Toujours pour le cinéma, Nicole Croisille, chantera le morceau phare d’Un homme et une femme, composé par le prodigieux Francis Lai pour Claude Lelouch, deux hommes avec qui elle collaborera tout au long de sa vie, pour les bandes originales des films du réalisateur. Citons Vivre pour vivre – sans doute le meilleur film de Lelouch selon moi –, Les Uns et les Autres, Les Misérables, Itinéraire d’un enfant gâté. Lelouch lui offrira même quelques rôles dans ses films. Car Nicole Croisille savait aussi jouer, ce qu’elle fit pour le théâtre, le cinéma et la télévision. Elle aura aussi été danseuse du corps de ballet de la Comédie française et se sera formée au mime auprès de Marcel Marceau, excusez du peu !
Femme polyvalente, femme de jazz et de variété, femme avant tout, Nicole Croisille est donc partie et plus personne ne lui téléphonera. Elle fut comme un arc-en-ciel ayant pu choisir sa vie, jamais fané, fini, foutu, et qui a finalement dit son dernier mort d’amour…

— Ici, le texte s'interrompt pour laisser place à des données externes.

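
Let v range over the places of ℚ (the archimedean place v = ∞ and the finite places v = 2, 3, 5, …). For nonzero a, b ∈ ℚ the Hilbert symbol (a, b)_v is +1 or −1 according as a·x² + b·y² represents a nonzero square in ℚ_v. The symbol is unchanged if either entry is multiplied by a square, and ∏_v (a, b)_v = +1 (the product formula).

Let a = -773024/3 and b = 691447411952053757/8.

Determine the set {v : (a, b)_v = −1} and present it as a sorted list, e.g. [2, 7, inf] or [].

[2, 7, 13, 17]

(a, b) ≡ (-2958, 986986) mod (ℚ^×)²; places V = {2, 3, 7, 11, 13, 17, 29, ∞}.
(a,b)_11: α=0, u≡4; β=1, v≡6 (mod 11); (4|11)=+1, (6|11)=-1; sign (−1)^0·+1^1·-1^0 = +1.
(a,b)_3: α=-1, u≡1; β=0, v≡1 (mod 3); (1|3)=+1, (1|3)=+1; sign (−1)^0·+1^0·+1^-1 = +1.
(a,b)_∞: sgn(-2958)=−, sgn(986986)=+, so +1.
(a,b)_7: α=2, u≡3; β=9, v≡4 (mod 7); (3|7)=-1, (4|7)=+1; sign (−1)^0·-1^9·+1^2 = -1.
(a,b)_29: α=1, u≡8; β=3, v≡27 (mod 29); (8|29)=-1, (27|29)=-1; sign (−1)^0·-1^3·-1^1 = +1.
(a,b)_17: α=1, u≡1; β=3, v≡7 (mod 17); (1|17)=+1, (7|17)=-1; sign (−1)^0·+1^3·-1^1 = -1.
(a,b)_2: α=5, β=-3; u≡1, v≡5 (mod 8); ε(u)ε(v)=0·0, αω(v)=5·1, βω(u)=-3·0; sum ≡ 1  ⇒  -1.
(a,b)_13: α=0, u≡7; β=1, v≡2 (mod 13); (7|13)=-1, (2|13)=-1; sign (−1)^0·-1^1·-1^0 = -1.
Ram(-2958, 986986) = {2, 7, 13, 17}; no ℚ_2-point on the conic.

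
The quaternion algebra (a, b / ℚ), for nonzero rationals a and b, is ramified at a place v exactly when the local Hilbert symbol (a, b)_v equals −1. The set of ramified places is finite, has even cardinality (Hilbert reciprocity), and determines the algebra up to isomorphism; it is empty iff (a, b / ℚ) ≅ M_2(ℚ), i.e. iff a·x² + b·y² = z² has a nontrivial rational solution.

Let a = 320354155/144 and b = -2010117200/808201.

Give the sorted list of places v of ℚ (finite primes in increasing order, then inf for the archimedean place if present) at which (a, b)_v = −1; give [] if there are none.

(a, b) ≡ (2755, -2093) mod (ℚ^×)²; places V = {2, 3, 5, 7, 11, 13, 19, 23, 29, 31, ∞}.
(a,b)_11: α=2, u≡9; β=0, v≡7 (mod 11); (9|11)=+1, (7|11)=-1; sign (−1)^0·+1^0·-1^2 = +1.
(a,b)_29: α=1, u≡14; β=-2, v≡13 (mod 29); (14|29)=-1, (13|29)=+1; sign (−1)^0·-1^-2·+1^1 = +1.
(a,b)_13: α=0, u≡4; β=1, v≡11 (mod 13); (4|13)=+1, (11|13)=-1; sign (−1)^0·+1^1·-1^0 = +1.
(a,b)_7: α=0, u≡4; β=5, v≡1 (mod 7); (4|7)=+1, (1|7)=+1; sign (−1)^0·+1^5·+1^0 = +1.
(a,b)_∞: sgn(2755)=+, sgn(-2093)=−, so +1.
(a,b)_23: α=0, u≡2; β=1, v≡3 (mod 23); (2|23)=+1, (3|23)=+1; sign (−1)^0·+1^1·+1^0 = +1.
(a,b)_5: α=1, u≡4; β=2, v≡2 (mod 5); (4|5)=+1, (2|5)=-1; sign (−1)^0·+1^2·-1^1 = -1.
(a,b)_2: α=-4, β=4; u≡3, v≡3 (mod 8); ε(u)ε(v)=1·1, αω(v)=-4·1, βω(u)=4·1; sum ≡ 1  ⇒  -1.
(a,b)_31: α=2, u≡13; β=-2, v≡13 (mod 31); (13|31)=-1, (13|31)=-1; sign (−1)^0·-1^-2·-1^2 = +1.
(a,b)_3: α=-2, u≡1; β=0, v≡1 (mod 3); (1|3)=+1, (1|3)=+1; sign (−1)^0·+1^0·+1^-2 = +1.
(a,b)_19: α=1, u≡8; β=0, v≡1 (mod 19); (8|19)=-1, (1|19)=+1; sign (−1)^0·-1^0·+1^1 = +1.
Ram(2755, -2093) = {2, 5}; no ℚ_2-point on the conic.

[2, 5]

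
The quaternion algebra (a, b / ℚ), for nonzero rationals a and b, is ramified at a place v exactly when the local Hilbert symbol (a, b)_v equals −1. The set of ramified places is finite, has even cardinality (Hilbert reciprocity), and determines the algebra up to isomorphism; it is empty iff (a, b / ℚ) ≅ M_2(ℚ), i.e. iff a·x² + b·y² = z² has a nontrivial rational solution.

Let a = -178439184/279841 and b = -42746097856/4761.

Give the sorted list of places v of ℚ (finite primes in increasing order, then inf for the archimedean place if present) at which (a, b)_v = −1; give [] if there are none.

Mod squares: a ≡ -209, b ≡ -19. Check v ∈ {∞, 2, 3, 7, 11, 19, 23}.
v=23: a=23^-4·(≡14), b=23^-2·(≡16) mod 23; (14|23)=-1, (16|23)=+1; (−1)^{-4·-2·11}·(-1)^-2·(+1)^-4 = +1.
v=2: v_2(a)=4, v_2(b)=6; units ≡ 7, 5 (mod 8); ε·ε+αω+βω = 1·0+4·1+6·0 ≡ 0  ⇒  (a,b)_2 = +1.
v=7: a=7^2·(≡4), b=7^4·(≡1) mod 7; (4|7)=+1, (1|7)=+1; (−1)^{2·4·3}·(+1)^4·(+1)^2 = +1.
v=3: a=3^2·(≡1), b=3^-2·(≡2) mod 3; (1|3)=+1, (2|3)=-1; (−1)^{2·-2·1}·(+1)^-2·(-1)^2 = +1.
v=∞: -209 < 0 and -19 < 0  ⇒  (a,b)_∞ = -1.
v=19: a=19^1·(≡14), b=19^1·(≡8) mod 19; (14|19)=-1, (8|19)=-1; (−1)^{1·1·9}·(-1)^1·(-1)^1 = -1.
v=11: a=11^3·(≡4), b=11^4·(≡9) mod 11; (4|11)=+1, (9|11)=+1; (−1)^{3·4·5}·(+1)^4·(+1)^3 = +1.
(-209, -19 / ℚ) ramifies at {19, ∞}: a division algebra.

[19, inf]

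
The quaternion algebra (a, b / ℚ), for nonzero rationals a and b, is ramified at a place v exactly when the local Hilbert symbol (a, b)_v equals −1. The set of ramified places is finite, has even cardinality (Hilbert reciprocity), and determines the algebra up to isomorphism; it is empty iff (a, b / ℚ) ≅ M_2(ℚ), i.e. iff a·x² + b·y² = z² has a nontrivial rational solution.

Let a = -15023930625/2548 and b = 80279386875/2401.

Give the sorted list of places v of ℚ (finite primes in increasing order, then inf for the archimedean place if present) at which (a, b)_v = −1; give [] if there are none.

(a, b) ≡ (-7293, 51) mod (ℚ^×)²; places V = {2, 3, 5, 7, 11, 13, 17, 23, ∞}.
(a,b)_11: α=1, u≡8; β=0, v≡2 (mod 11); (8|11)=-1, (2|11)=-1; sign (−1)^0·-1^0·-1^1 = -1.
(a,b)_∞: sgn(-7293)=−, sgn(51)=+, so +1.
(a,b)_23: α=2, u≡22; β=4, v≡20 (mod 23); (22|23)=-1, (20|23)=-1; sign (−1)^0·-1^4·-1^2 = +1.
(a,b)_3: α=5, u≡2; β=3, v≡2 (mod 3); (2|3)=-1, (2|3)=-1; sign (−1)^1·-1^3·-1^5 = -1.
(a,b)_5: α=4, u≡2; β=4, v≡4 (mod 5); (2|5)=-1, (4|5)=+1; sign (−1)^0·-1^4·+1^4 = +1.
(a,b)_7: α=-2, u≡1; β=-4, v≡2 (mod 7); (1|7)=+1, (2|7)=+1; sign (−1)^0·+1^-4·+1^-2 = +1.
(a,b)_17: α=1, u≡1; β=1, v≡11 (mod 17); (1|17)=+1, (11|17)=-1; sign (−1)^0·+1^1·-1^1 = -1.
(a,b)_2: α=-2, β=0; u≡3, v≡3 (mod 8); ε(u)ε(v)=1·1, αω(v)=-2·1, βω(u)=0·1; sum ≡ 1  ⇒  -1.
(a,b)_13: α=-1, u≡11; β=0, v≡10 (mod 13); (11|13)=-1, (10|13)=+1; sign (−1)^0·-1^0·+1^-1 = +1.
|Ram(-7293, 51)| = 4, even; anisotropic at {2, 3, 11, 17}.

[2, 3, 11, 17]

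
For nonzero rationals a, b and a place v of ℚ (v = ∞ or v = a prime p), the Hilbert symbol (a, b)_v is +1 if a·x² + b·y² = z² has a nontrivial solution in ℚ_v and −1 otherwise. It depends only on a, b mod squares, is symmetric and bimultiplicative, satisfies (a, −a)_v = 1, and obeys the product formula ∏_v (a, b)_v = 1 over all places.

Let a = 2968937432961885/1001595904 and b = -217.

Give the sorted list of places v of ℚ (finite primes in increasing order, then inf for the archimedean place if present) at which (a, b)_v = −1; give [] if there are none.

Mod squares: a ≡ 1085, b ≡ -217. Check v ∈ {∞, 2, 3, 5, 7, 11, 23, 31, 43}.
v=2: v_2(a)=-10, v_2(b)=0; units ≡ 5, 7 (mod 8); ε·ε+αω+βω = 0·1+-10·0+0·1 ≡ 0  ⇒  (a,b)_2 = +1.
v=3: a=3^4·(≡2), b=3^0·(≡2) mod 3; (2|3)=-1, (2|3)=-1; (−1)^{4·0·1}·(-1)^0·(-1)^4 = +1.
v=∞: 1085 > 0 and -217 < 0  ⇒  (a,b)_∞ = +1.
v=23: a=23^-2·(≡16), b=23^0·(≡13) mod 23; (16|23)=+1, (13|23)=+1; (−1)^{-2·0·11}·(+1)^0·(+1)^-2 = +1.
v=7: a=7^5·(≡4), b=7^1·(≡4) mod 7; (4|7)=+1, (4|7)=+1; (−1)^{5·1·3}·(+1)^1·(+1)^5 = -1.
v=5: a=5^1·(≡3), b=5^0·(≡3) mod 5; (3|5)=-1, (3|5)=-1; (−1)^{1·0·2}·(-1)^0·(-1)^1 = -1.
v=11: a=11^4·(≡6), b=11^0·(≡3) mod 11; (6|11)=-1, (3|11)=+1; (−1)^{4·0·5}·(-1)^0·(+1)^4 = +1.
v=31: a=31^3·(≡10), b=31^1·(≡24) mod 31; (10|31)=+1, (24|31)=-1; (−1)^{3·1·15}·(+1)^1·(-1)^3 = +1.
v=43: a=43^-2·(≡24), b=43^0·(≡41) mod 43; (24|43)=+1, (41|43)=+1; (−1)^{-2·0·21}·(+1)^0·(+1)^-2 = +1.
|Ram(1085, -217)| = 2, even; anisotropic at {5, 7}.

[5, 7]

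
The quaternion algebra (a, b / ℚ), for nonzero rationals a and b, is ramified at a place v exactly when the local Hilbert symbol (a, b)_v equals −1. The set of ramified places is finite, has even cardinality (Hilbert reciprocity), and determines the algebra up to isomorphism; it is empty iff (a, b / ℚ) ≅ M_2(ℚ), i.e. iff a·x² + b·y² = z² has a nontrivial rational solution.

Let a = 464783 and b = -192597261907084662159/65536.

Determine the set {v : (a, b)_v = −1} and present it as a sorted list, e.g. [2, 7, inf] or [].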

Concernant Philippe Labro, un autre amoureux de l’Amérique – qu’il voulait et qu’il a eue, pour reprendre une fameuse chanson de Joe Dassin –, dont je connaissais peu l’œuvre écrite, je parlerai plus volontiers du cinéaste. Certains de ses films sont bons et d’autres carrément exceptionnels. Je pense notamment à son polar implacable et non impeccable La Crime ou encore à L’Héritier, avec un Jean-Paul Belmondo au sommet. Je pourrais parler aussi de Sans mobile apparent, sa première rencontre cinématographique avec Jean-Louis Trintignant, Rive droite, Rive gauche, film où, entre autres, Carole Bouquet campe une remarquable et dangereuse femme jalouse, ou encore L’Alpagueur, sans oublier ce film confidentiel qui devait lancer la carrière d’un comédien appelé à faire de grandes choses : Tout peut arriver, avec un certain Fabrice Luchini.
À propos de l’Héritier, le final est un modèle du genre (à ne pas regarder pour ceux qui ne connaitraient pas le film !) :
Labro fut aussi parolier pour les stars du Yéyé, mais ce que je retiendrai surtout de lui c’est qu’il était un journaliste de tenue, loin des facilités langagières et des automatismes idéologiques. Pour preuve, il accorda très tôt sa confiance à Vincent Bolloré, le pestiféré honni par la gauche.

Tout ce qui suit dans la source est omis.